Vulnerability Through Theatre
Vulnerability is a skill on which both the actor and Christian are hinged. And the relationship between theatre and christian is an interesting one. The Christian’s approach to Theatre is a barometer, I think, for how vulnerable a Christian is willing to become to his/her and other’s depravity and wounds. If we Christians start producing good theatre and “if it’s good art… and there the questions start coming, questions which it would simpler to evade.” (L’Engle 5) But that is where Vulnerability becomes so important. The Christian becoming vulnerable accepts these questions as necessary and beneficial, though they are not easy and usually cost something of us.
It is this questioning to which I turn. I think it is necessary move forward for the Christian to embrace his/her own vulnerability and to bear oneself to others in their supposedly loving community. I think leading by example is the only way this works and so as a part of my project, I invite all who are willing to come to a performance of mine happening Tuesday May 10th in the Alumni Auditorium. I plan on performing a piece that I have written and in performing this monologue I plan to lead by example living vulnerably in my community. Otherwise I hope to video record it and hopefully I’ll be able to add in the video.

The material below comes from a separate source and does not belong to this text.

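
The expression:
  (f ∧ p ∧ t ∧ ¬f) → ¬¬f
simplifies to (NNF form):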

Brand, Hilary & Adrienne Chaplin Art and Soul: Signposts for Christians in the Arts Intervarsity Press, Downers Grove. 2001
Johnson, Todd E. & Dale Savidge Performing the Sacred: Theology and Theatre in Dialogue. Baker Academic, Grand Rapids. 2009.
L’Engle, Madeleine Walking on Water: Reflections on Faith and Art. Shaw Books, Colorado Springs. 2001.
Brook, Peter The Empty Space Touchstone, New York. 1968.
Eggebrecht, David Spirit in Drama Concordia Publishing House, St. Louis. 2004.
Espers, William & Damon DiMarco The Actor’s Art and Craft Anchor Books, New York. 2008.